Belief  /  Origin Story

The War on Christmas

A brief history of the Yuletide in America.

The War on Christmas is a meme, a political cudgel that is itself real, but no one is scheming to abolish our yuletide celebrations. Yet there once was a real war on Christmas, and one of my ancestors was directly involved. William Luddington left the village of Turvey, in Bedfordshire, England, in the 1630s and immigrated to the Massachusetts Bay Colony, where he settled in Charlestown, now a part of Boston. The reasons for his departure from England are unclear, but likely one of them was his disagreement with those who wanted to celebrate Christmas. Luddington was emphatically against it.
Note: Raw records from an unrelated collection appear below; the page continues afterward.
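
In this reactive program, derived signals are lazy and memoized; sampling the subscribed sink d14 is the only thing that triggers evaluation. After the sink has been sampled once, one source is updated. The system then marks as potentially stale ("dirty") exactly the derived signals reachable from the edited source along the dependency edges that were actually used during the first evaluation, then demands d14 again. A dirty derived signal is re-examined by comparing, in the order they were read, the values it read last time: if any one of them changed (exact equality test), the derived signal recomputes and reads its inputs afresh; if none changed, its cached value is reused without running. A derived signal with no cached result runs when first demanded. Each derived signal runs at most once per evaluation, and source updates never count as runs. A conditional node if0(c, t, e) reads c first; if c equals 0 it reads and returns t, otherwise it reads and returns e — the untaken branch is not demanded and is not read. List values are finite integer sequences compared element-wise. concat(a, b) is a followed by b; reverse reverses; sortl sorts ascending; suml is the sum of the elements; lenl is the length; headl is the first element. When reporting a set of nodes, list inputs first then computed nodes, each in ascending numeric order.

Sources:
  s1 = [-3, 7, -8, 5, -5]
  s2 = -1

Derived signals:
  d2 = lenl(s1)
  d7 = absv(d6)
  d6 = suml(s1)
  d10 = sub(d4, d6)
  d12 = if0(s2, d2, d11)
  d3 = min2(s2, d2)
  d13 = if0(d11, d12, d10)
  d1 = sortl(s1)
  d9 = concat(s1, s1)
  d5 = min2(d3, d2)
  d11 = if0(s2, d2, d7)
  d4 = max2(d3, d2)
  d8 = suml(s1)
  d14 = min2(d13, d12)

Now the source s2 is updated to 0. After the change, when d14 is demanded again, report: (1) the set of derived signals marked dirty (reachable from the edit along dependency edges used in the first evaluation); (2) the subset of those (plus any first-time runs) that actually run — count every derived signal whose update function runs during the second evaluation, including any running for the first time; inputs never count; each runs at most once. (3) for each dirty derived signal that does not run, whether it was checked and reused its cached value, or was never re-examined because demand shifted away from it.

The edit dirties: d3, d4, d10, d11, d12, d13, d14.
6 derived signals run: d3, d4, d11, d12, d13, d14.
Cache hits after checking: d10.
Note where the cutoff bites: d10 is checked, finds nothing changed, and keeps its cache.

First demand of the output computes:
  d2 = lenl([-3, 7, -8, 5, -5]) = 5
  d3 = min2(-1, 5) = -1
  d4 = max2(-1, 5) = 5
  d6 = suml([-3, 7, -8, 5, -5]) = -4
  d7 = absv(-4) = 4
  d10 = sub(5, -4) = 9
  d11 = if0(s2=-1 -> else branch d7) = 4
  d12 = if0(s2=-1 -> else branch d11) = 4
  d13 = if0(d11=4 -> else branch d10) = 9
  d14 = min2(9, 4) = 4

After the edit, cleaning proceeds:
  d3: a read changed (s2 -1->0) — executes, giving 0.
  d4: a read changed (d3 -1->0) — executes, giving 5 — identical to its old value.
  d10: dirty, but its reads are unchanged (d4 unchanged, d6 unchanged); cached 9 stands.
  d11: a read changed (s2 -1->0) — executes, giving 5.
  d12: a read changed (s2 -1->0; d11 4->5) — executes, giving 5.
  d13: a read changed (d11 4->5) — executes, giving 9 — identical to its old value.
  d14: a read changed (d12 4->5) — executes, giving 5.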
He was born into the Church of England in 1611, and his father was a warden in Turvey’s Parish Church, known as All Saints. Perhaps Luddington’s piety exceeded his father’s, at least in his own eyes, or maybe, at the age of 25, he simply had more energy than his father to leave England behind and start over in a new land. Either way, Charlestown, where Luddington settled in the New World, was a godly town full of like-minded Christians, John Winthrop among them. But eventually even Charlestown was not godly enough for Luddington, who moved on to the New Haven Colony in 1660. New Haven had been founded by English settlers from the Massachusetts Bay Colony who believed that Boston had been ruined by commerce. In their eyes, Boston had squandered the opportunity to become the Christian “City Upon a Hill” of which Winthrop had dreamt; in fact, their “New Haven” for God’s chosen people, was purposely located so as not to take full advantage of the magnificent natural harbor, and thereby keep its citizens’ minds on what truly mattered.
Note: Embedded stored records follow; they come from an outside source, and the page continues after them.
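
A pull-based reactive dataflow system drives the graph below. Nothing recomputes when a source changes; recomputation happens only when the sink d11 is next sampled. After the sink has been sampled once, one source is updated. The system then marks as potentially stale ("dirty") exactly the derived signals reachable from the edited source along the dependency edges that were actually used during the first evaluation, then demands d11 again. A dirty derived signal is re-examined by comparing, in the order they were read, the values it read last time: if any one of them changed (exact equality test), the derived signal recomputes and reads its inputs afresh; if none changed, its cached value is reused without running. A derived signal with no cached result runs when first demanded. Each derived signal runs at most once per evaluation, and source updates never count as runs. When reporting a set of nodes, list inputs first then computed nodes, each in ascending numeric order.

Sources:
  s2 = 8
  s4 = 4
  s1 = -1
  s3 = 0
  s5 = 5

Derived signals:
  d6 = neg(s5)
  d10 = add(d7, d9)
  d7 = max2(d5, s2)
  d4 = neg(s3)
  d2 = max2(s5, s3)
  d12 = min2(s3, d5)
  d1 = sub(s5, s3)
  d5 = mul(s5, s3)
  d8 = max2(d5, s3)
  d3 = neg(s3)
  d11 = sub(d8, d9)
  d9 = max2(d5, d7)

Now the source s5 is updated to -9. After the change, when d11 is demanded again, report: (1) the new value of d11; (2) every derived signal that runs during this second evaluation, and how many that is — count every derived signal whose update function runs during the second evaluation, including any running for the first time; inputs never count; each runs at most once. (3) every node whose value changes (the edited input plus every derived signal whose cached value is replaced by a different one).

First evaluation (everything demanded from the output):
  d5 = mul(5, 0) = 0
  d7 = max2(0, 8) = 8
  d8 = max2(0, 0) = 0
  d9 = max2(0, 8) = 8
  d11 = sub(0, 8) = -8

Propagation after the edit:
  d5: runs — s5 5->-9; result 0 (same value as before).
  d7: checked — values it read are unchanged (d5 unchanged, s2 unchanged); reused cached 8 without running.
  d8: checked — values it read are unchanged (d5 unchanged, s3 unchanged); reused cached 0 without running.
  d9: checked — values it read are unchanged (d5 unchanged, d7 unchanged); reused cached 8 without running.
  d11: checked — values it read are unchanged (d8 unchanged, d9 unchanged); reused cached -8 without running.

Key observation: the change is absorbed at d5 — it re-runs but produces the same value, and the output's value is unchanged.

New value of d11: -8.
Derived signals that run: d5 — 1 in total.
Values that change: s5.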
To put all this in more familiar terms, Luddington was a Puritan, someone who believed that the Anglican Church needed to be purified of its Roman Catholic vestiges. Bishops, therefore, were to be abolished from the church hierarchy; elaborate priestly vestments had to be jettisoned in favor of plain black garments; making the sign of the cross could not be tolerated; and Christmas had to be outlawed. Yes, the Puritans, whom we collectively celebrate every Thanksgiving, and whom some see as the very founders of what would become the United States, detested Christmas. It was, after all, a Mass for Christ, an early church ceremony that had been invented in order to Christianize the raucous Roman holiday of Saturnalia. Add candle lighting, caroling, and wassailing (toasting and drinking to someone’s health, repeatedly)—all common practices at Christmastide (the 12 days from Christmas until Epiphany) that had survived the Reformation in England, and Puritans saw a clear-cut case of papist idolatry. It’s no wonder that righteous Puritans like Luddington would have wanted to get away from England and go to a place where almost everyone agreed that December 25 was just another gray, winter day.